AB 2863 was seen as the Golden State’s most realistic chance of advancing online poker in California, with the tribes, poker rooms, racing industry and other coalition members seemingly coming together for a while. However, the sides were unable to reach a compromise on the stickiest issue of all – that of the inclusion of a ‘bad actor’ clause. This time around, the Pechanga Band of Luiseno Indians and the Agua Caliente Band of Cahuilla Indians demanded that bad actors (read: Amaya and its online poker room, PokerStars) be excluded from the new legislation altogether. They were unwilling to consider Adam Gray’s compromise, ie. that these so-called bad actors wouldn’t be barred outright from the industry but would have to be evaluated by state gambling regulators before applying for a license to operate in California.
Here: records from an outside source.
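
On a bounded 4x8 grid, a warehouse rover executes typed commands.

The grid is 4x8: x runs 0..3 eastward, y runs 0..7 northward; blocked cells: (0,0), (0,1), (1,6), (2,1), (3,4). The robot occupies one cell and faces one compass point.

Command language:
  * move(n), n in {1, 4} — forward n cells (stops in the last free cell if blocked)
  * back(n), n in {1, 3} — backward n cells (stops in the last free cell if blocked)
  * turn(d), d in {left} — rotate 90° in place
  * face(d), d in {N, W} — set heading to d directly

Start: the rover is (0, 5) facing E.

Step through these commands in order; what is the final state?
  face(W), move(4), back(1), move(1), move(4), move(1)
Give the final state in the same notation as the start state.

(0, 5) facing W

from: (0, 5) facing E
1. face(W) → (0, 5) facing W
2. move(4) → (0, 5) facing W
3. back(1) → (1, 5) facing W
4. move(1) → (0, 5) facing W
5. move(4) → (0, 5) facing W
6. move(1) → (0, 5) facing W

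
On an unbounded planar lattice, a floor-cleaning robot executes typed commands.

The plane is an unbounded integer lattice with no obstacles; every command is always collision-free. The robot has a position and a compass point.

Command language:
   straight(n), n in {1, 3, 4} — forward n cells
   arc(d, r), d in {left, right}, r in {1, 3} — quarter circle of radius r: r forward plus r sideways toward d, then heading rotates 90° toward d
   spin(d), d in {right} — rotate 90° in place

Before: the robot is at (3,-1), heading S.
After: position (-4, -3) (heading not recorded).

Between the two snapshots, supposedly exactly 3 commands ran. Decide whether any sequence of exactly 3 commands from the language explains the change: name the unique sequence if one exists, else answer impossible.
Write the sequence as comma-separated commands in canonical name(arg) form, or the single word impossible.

key: running arc(right, 1) before arc(right, 3) would end elsewhere — order is forced
start: at (3,-1), heading S
1. arc(right, 3) → at (0,-4), heading W
2. straight(3) → at (-3,-4), heading W
3. arc(right, 1) → at (-4,-3), heading N
no other 3-command option fits: unique.

arc(right, 3), straight(3), arc(right, 1)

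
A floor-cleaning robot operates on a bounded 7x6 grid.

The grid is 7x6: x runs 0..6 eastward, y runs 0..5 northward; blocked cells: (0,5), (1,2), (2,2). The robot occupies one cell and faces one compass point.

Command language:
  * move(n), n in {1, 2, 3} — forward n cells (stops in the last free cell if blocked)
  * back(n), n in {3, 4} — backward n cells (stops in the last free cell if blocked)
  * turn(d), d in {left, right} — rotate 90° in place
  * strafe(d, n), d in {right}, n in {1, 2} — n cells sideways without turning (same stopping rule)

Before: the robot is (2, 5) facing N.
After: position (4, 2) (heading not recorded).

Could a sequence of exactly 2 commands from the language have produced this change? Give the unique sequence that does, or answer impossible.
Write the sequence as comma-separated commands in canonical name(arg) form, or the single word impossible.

strafe(right, 2), back(3)

key: order matters: swapping strafe(right, 2) and back(3) lands elsewhere
initial: (2, 5) facing N
t=1 strafe(right, 2) ⇒ (4, 5) facing N
t=2 back(3) ⇒ (4, 2) facing N
no other 2-command option fits: unique.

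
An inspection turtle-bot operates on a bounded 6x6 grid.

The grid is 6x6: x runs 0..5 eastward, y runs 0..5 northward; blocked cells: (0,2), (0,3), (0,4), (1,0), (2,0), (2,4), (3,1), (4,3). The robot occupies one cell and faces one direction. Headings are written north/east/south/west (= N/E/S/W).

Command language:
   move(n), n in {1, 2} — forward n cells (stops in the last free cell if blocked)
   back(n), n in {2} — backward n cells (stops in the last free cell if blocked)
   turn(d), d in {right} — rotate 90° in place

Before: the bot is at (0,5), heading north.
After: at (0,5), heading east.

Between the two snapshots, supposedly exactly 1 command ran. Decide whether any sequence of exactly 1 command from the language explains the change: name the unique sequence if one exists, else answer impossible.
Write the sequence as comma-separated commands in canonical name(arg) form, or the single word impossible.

key: (0,5) unchanged — the single command moves nothing
t0: at (0,5), heading north
t=1 turn(right) ⇒ at (0,5), heading east
all 4 alternatives checked — unique.

turn(right)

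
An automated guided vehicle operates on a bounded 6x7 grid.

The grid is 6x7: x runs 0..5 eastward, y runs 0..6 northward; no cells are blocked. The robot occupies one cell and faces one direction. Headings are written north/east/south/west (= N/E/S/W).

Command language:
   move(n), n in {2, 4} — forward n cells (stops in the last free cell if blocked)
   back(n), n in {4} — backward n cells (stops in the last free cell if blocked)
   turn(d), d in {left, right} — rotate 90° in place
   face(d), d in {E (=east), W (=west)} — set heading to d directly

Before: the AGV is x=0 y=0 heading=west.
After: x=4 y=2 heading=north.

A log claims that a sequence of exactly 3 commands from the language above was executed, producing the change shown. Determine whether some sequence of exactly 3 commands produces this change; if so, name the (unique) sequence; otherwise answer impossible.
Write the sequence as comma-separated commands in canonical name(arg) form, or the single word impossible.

back(4), turn(right), move(2)

key: running move(2) before back(4) would end elsewhere — order is forced
t0: x=0 y=0 heading=west
step 1 (back(4)): x=4 y=0 heading=west
step 2 (turn(right)): x=4 y=0 heading=north
step 3 (move(2)): x=4 y=2 heading=north
no rival 3-sequence matches.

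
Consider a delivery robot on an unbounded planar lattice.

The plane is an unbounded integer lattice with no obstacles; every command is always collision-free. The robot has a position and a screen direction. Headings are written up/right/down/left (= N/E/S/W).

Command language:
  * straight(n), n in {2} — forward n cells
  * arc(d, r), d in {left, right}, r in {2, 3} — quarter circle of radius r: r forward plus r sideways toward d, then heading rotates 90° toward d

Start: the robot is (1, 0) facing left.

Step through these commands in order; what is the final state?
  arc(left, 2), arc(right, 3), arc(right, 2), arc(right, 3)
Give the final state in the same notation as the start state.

(-3, 0) facing right

t0: (1, 0) facing left
1. arc(left, 2) → (-1, -2) facing down
2. arc(right, 3) → (-4, -5) facing left
3. arc(right, 2) → (-6, -3) facing up
4. arc(right, 3) → (-3, 0) facing right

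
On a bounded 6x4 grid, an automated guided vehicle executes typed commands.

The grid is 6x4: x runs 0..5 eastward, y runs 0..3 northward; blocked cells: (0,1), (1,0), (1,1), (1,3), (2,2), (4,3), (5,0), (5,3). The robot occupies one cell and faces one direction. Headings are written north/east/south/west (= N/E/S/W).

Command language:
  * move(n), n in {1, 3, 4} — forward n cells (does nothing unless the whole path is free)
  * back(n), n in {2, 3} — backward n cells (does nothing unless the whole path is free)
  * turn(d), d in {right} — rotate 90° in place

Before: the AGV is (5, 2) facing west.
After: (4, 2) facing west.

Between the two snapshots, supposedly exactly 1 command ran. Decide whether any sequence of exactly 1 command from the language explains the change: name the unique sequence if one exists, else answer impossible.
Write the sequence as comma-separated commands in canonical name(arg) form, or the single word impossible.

move(1)

key: still facing W — the one step turns nothing
initial: (5, 2) facing west
[1] after move(1): (4, 2) facing west
no other 1-command option fits: unique.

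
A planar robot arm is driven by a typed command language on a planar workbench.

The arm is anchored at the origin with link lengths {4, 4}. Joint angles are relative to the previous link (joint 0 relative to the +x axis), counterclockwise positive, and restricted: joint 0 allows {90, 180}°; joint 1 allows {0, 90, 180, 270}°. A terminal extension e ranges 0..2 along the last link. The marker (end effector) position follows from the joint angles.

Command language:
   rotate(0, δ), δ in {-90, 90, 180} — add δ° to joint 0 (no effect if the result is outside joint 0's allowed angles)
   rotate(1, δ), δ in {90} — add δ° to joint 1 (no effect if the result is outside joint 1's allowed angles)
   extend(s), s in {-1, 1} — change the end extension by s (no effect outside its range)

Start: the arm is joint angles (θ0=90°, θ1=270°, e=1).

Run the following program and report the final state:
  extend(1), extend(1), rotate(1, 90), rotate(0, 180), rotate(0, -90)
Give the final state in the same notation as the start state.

start: joint angles (θ0=90°, θ1=270°, e=1)
1. extend(1) → joint angles (θ0=90°, θ1=270°, e=2)
2. extend(1) → joint angles (θ0=90°, θ1=270°, e=2)
3. rotate(1, 90) → joint angles (θ0=90°, θ1=0°, e=2)
4. rotate(0, 180) → joint angles (θ0=90°, θ1=0°, e=2)
5. rotate(0, -90) → joint angles (θ0=90°, θ1=0°, e=2)

joint angles (θ0=90°, θ1=0°, e=2)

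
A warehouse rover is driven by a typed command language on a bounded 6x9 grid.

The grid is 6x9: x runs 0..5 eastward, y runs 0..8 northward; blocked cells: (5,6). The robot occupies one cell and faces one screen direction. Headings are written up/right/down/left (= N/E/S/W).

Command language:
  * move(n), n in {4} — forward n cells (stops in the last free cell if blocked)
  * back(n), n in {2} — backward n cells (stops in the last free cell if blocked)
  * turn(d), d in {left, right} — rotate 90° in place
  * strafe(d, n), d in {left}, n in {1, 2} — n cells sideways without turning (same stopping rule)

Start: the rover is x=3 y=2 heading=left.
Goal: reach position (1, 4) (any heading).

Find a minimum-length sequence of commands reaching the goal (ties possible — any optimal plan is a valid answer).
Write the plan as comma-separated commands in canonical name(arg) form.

from: x=3 y=2 heading=left
1. strafe(left, 2) → x=3 y=0 heading=left
2. turn(right) → x=3 y=0 heading=up
3. strafe(left, 2) → x=1 y=0 heading=up
4. move(4) → x=1 y=4 heading=up
shorter routes all fall short; 4 is best.

strafe(left, 2), turn(right), strafe(left, 2), move(4)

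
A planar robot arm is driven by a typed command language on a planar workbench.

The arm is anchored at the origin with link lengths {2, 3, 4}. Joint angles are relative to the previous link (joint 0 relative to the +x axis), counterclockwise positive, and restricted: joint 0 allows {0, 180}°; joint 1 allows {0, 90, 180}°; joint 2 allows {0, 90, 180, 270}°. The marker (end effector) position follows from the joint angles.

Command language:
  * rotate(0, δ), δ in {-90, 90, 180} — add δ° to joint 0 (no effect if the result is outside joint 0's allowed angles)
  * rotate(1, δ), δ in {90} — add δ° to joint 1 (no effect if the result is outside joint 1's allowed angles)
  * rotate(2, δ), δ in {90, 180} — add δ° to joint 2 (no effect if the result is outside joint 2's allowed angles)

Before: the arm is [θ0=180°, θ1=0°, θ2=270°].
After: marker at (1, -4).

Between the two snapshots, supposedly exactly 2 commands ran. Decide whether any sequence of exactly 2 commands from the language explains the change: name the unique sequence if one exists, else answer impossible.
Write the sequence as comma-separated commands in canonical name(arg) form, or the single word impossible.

rotate(1, 90), rotate(1, 90)

initial: [θ0=180°, θ1=0°, θ2=270°]
step 1 (rotate(1, 90)): [θ0=180°, θ1=90°, θ2=270°]
step 2 (rotate(1, 90)): [θ0=180°, θ1=180°, θ2=270°]
no other 2-command option fits: unique.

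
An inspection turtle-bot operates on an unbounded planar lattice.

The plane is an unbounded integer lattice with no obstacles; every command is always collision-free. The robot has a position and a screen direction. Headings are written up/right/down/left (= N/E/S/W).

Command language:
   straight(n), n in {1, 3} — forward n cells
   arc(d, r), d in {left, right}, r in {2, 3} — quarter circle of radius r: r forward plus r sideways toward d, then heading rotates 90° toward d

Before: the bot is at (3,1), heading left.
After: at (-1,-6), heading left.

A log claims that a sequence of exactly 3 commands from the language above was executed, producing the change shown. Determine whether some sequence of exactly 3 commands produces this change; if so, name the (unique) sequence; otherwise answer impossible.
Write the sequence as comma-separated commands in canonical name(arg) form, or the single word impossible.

key: order matters: swapping arc(left, 2) and arc(right, 2) lands elsewhere
from: at (3,1), heading left
t=1 arc(left, 2) ⇒ at (1,-1), heading down
t=2 straight(3) ⇒ at (1,-4), heading down
t=3 arc(right, 2) ⇒ at (-1,-6), heading left
no rival 3-sequence matches.

arc(left, 2), straight(3), arc(right, 2)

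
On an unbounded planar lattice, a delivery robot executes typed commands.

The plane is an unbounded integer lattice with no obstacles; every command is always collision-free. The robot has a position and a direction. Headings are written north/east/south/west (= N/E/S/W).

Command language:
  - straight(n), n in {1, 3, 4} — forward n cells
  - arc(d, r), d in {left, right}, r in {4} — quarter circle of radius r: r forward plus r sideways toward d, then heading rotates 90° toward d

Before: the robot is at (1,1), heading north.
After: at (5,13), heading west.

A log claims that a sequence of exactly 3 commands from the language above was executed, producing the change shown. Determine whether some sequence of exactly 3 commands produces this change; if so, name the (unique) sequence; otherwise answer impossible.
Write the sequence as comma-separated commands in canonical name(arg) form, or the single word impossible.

key: cell and facing (now W) both changed — the 3 commands mix motion and turning
start: at (1,1), heading north
t=1 arc(right, 4) ⇒ at (5,5), heading east
t=2 arc(left, 4) ⇒ at (9,9), heading north
t=3 arc(left, 4) ⇒ at (5,13), heading west
no other 3-command option fits: unique.

arc(right, 4), arc(left, 4), arc(left, 4)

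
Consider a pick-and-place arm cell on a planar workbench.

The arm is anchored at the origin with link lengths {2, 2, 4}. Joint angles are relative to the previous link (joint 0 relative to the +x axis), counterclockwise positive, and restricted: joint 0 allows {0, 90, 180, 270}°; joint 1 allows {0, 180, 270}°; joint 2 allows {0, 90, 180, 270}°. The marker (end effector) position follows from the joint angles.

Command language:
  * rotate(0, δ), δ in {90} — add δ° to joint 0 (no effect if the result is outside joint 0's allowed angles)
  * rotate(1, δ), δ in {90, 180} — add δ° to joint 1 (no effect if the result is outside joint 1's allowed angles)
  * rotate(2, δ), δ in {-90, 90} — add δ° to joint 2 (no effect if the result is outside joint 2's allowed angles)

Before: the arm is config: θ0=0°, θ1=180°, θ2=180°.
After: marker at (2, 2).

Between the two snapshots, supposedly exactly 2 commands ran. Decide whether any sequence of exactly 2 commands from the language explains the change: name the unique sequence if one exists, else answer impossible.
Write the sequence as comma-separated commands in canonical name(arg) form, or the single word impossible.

key: running rotate(1, 180) before rotate(1, 90) would end elsewhere — order is forced
start: config: θ0=0°, θ1=180°, θ2=180°
step 1 (rotate(1, 90)): config: θ0=0°, θ1=270°, θ2=180°
step 2 (rotate(1, 180)): config: θ0=0°, θ1=270°, θ2=180°
no rival 2-sequence matches.

rotate(1, 90), rotate(1, 180)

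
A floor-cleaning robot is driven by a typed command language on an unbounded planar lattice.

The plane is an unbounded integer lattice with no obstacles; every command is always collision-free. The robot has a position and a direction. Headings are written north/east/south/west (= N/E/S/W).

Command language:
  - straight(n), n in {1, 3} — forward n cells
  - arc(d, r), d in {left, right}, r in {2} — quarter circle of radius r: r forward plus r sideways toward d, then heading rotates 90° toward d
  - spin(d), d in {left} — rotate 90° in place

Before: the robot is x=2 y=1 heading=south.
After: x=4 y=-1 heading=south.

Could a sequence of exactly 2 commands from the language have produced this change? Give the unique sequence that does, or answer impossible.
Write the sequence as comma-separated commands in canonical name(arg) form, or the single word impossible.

key: heading stays S — rotations cancel among the 2 commands
begin: x=2 y=1 heading=south
step 1 (spin(left)): x=2 y=1 heading=east
step 2 (arc(right, 2)): x=4 y=-1 heading=south
all 25 alternatives checked — unique.

spin(left), arc(right, 2)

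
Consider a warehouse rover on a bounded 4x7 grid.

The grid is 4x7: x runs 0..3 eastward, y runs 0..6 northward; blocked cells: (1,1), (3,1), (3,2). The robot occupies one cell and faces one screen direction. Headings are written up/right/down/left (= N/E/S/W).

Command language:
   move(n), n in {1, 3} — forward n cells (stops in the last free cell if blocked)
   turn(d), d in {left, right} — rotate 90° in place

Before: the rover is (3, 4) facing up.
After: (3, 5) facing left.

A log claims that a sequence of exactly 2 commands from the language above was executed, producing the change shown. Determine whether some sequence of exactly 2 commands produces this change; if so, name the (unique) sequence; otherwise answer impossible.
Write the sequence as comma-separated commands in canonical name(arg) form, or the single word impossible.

key: order matters: swapping move(1) and turn(left) lands elsewhere
start: (3, 4) facing up
step 1 (move(1)): (3, 5) facing up
step 2 (turn(left)): (3, 5) facing left
no other 2-command option fits: unique.

move(1), turn(left)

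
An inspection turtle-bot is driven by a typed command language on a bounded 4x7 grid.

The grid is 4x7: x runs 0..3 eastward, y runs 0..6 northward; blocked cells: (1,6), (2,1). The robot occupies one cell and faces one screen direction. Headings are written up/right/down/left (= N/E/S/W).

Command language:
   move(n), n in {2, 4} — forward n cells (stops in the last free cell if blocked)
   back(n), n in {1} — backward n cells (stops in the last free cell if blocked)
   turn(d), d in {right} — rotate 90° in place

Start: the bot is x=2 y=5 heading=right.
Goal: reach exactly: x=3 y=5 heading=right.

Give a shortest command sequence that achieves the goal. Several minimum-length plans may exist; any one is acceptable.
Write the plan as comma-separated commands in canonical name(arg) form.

begin: x=2 y=5 heading=right
[1] after move(2): x=3 y=5 heading=right
shorter routes all fall short; 1 is best.

move(2)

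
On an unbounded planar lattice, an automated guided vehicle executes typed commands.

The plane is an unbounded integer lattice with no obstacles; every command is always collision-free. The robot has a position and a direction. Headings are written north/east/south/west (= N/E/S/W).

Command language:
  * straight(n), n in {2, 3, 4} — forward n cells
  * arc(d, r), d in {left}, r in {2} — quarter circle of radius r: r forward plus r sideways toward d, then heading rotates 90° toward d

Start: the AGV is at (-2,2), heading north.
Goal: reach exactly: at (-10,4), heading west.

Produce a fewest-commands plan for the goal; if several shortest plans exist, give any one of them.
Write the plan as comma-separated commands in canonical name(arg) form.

arc(left, 2), straight(2), straight(4)

start: at (-2,2), heading north
[1] after arc(left, 2): at (-4,4), heading west
[2] after straight(2): at (-6,4), heading west
[3] after straight(4): at (-10,4), heading west
no 2-step plan works, so 3 is optimal.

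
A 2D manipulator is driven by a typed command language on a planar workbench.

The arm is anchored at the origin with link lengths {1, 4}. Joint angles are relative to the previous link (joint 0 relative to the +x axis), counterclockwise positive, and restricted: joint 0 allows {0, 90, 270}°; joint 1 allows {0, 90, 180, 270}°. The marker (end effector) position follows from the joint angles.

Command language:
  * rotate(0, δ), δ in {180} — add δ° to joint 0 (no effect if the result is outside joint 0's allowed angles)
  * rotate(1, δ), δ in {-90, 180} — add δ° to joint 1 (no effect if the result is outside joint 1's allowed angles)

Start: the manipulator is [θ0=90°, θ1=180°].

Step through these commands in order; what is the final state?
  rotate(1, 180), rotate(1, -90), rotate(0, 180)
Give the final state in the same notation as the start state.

[θ0=270°, θ1=270°]

from: [θ0=90°, θ1=180°]
1. rotate(1, 180) → [θ0=90°, θ1=0°]
2. rotate(1, -90) → [θ0=90°, θ1=270°]
3. rotate(0, 180) → [θ0=270°, θ1=270°]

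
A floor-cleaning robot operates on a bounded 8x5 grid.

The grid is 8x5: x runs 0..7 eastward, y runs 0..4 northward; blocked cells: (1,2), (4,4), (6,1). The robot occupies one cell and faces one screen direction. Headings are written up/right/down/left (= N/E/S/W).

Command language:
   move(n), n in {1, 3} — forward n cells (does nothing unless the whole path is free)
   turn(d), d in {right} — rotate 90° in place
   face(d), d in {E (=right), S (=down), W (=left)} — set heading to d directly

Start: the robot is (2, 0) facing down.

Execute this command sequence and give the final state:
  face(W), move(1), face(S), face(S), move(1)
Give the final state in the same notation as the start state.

begin: (2, 0) facing down
t=1 face(W) ⇒ (2, 0) facing left
t=2 move(1) ⇒ (1, 0) facing left
t=3 face(S) ⇒ (1, 0) facing down
t=4 face(S) ⇒ (1, 0) facing down
t=5 move(1) ⇒ (1, 0) facing down

(1, 0) facing down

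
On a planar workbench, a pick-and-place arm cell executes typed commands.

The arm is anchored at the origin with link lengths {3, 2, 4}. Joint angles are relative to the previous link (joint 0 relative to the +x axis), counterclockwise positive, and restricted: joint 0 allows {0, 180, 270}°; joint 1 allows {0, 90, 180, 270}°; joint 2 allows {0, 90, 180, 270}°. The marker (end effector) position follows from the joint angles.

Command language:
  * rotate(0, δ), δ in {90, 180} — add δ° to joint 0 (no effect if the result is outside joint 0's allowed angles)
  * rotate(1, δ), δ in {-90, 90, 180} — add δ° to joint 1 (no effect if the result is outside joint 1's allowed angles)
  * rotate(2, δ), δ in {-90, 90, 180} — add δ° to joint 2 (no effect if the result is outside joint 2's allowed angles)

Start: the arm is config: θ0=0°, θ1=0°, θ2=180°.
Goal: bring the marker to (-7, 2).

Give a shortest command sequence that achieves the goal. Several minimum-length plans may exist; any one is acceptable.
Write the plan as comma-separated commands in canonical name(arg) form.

from: config: θ0=0°, θ1=0°, θ2=180°
t=1 rotate(1, -90) ⇒ config: θ0=0°, θ1=270°, θ2=180°
t=2 rotate(2, -90) ⇒ config: θ0=0°, θ1=270°, θ2=90°
t=3 rotate(0, 180) ⇒ config: θ0=180°, θ1=270°, θ2=90°
shorter routes all fall short; 3 is best.

rotate(1, -90), rotate(2, -90), rotate(0, 180)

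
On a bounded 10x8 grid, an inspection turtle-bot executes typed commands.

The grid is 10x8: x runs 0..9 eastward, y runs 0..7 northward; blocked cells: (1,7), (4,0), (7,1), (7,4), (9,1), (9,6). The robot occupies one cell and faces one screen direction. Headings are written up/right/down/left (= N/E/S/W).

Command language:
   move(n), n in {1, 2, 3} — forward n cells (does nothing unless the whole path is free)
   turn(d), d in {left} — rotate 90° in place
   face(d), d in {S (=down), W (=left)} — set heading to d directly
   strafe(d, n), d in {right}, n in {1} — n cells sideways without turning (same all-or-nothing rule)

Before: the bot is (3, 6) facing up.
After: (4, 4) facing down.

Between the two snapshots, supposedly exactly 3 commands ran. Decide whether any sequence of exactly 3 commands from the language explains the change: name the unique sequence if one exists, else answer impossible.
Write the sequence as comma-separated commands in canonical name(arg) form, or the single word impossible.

key: order matters: swapping strafe(right, 1) and move(2) lands elsewhere
from: (3, 6) facing up
step 1 (strafe(right, 1)): (4, 6) facing up
step 2 (face(S)): (4, 6) facing down
step 3 (move(2)): (4, 4) facing down
uniquely the one of 343 3-step routes that fits.

strafe(right, 1), face(S), move(2)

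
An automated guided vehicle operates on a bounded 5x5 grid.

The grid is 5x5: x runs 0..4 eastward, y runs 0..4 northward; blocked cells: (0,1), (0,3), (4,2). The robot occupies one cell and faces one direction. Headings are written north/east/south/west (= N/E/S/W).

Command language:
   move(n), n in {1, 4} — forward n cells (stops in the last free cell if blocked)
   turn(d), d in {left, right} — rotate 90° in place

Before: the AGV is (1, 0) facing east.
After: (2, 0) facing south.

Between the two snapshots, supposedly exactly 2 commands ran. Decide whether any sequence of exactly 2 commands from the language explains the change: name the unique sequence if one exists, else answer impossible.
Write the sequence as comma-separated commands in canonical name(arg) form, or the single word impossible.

move(1), turn(right)

key: order matters: swapping move(1) and turn(right) lands elsewhere
initial: (1, 0) facing east
step 1 (move(1)): (2, 0) facing east
step 2 (turn(right)): (2, 0) facing south
uniquely the one of 16 2-step routes that fits.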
Buckling under pressure, and wanting to see his bill advance, Gray amended the bill which stated that ‘bad actors’ – those who accepted US players to their sites following the 2006 introduction of the Unlawful Internet Gambling Enforcement Act – could not apply for a license for five years after AB 2863 was passed. This amendment proved too much for the PokerStars coalition and support for AB 2863 was therefore pulled.
A statement made by the PokerStars coalition, comprising tribes and poker rooms read: “These amendments target a single company, Amaya, with provisions that would prevent the company from ever securing a license. It is our understanding amendments were presented to members as imposing a five year penalty box when in reality these provisions would effectively create a lifetime ban for Amaya.”
Besides the ethical reasons for opposing such a clause, many of the members of the PokerStars coalition would have been left without a software provider for their potential online poker sites if legislation was past without PokerStars’ involvement.
As stated, there is still a slight chance that the online poker bill will be voted on during the current legislature, but with days passing fast and the end of the month looming, nobody is willing to place money on that happening this year.